- Perry School
- U.S. National Register of Historic Places
- Location: 2266 Laurel Mill-Centerville Rd., near Centerville, North Carolina
- Coordinates: 36°11′35″N 78°07′28″W﻿ / ﻿36.19306°N 78.12444°W
- Area: 14.7 acres (5.9 ha)
- Built: 1941, 1949, 1952, 1963
- Architect: Holloway-Reeves
- Architectural style: Colonial Revival
- NRHP reference No.: 10001110
- Added to NRHP: January 3, 2011

= Perry School =

Historic school building in North Carolina, United States

Perry School is a historic school complex located near Centerville, Franklin County, North Carolina. The complex consists of four buildings: a one-story Colonial Revival style frame school (1941); a one-story, gable-roofed detached concrete block rear wing (1949); a low-slung, U-shaped, one-story, brick high school (1952); and the roughly rectangular, gable-roofed brick gymtorium (1963).

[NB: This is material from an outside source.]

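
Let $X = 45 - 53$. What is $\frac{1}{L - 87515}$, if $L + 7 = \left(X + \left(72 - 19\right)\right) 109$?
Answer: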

The complex also includes the baseball field and two sets of paired brick pillars erected by two graduating classes. The complex was built to serve the educational needs of the African-American population of Franklin County and is one of a few remaining Jim Crow-era schools in the county. The original school was built with funds provided by the Public Works Administration (PWA). The Perry School closed in 1968 as a result of integration.

It was listed on the National Register of Historic Places in 2011.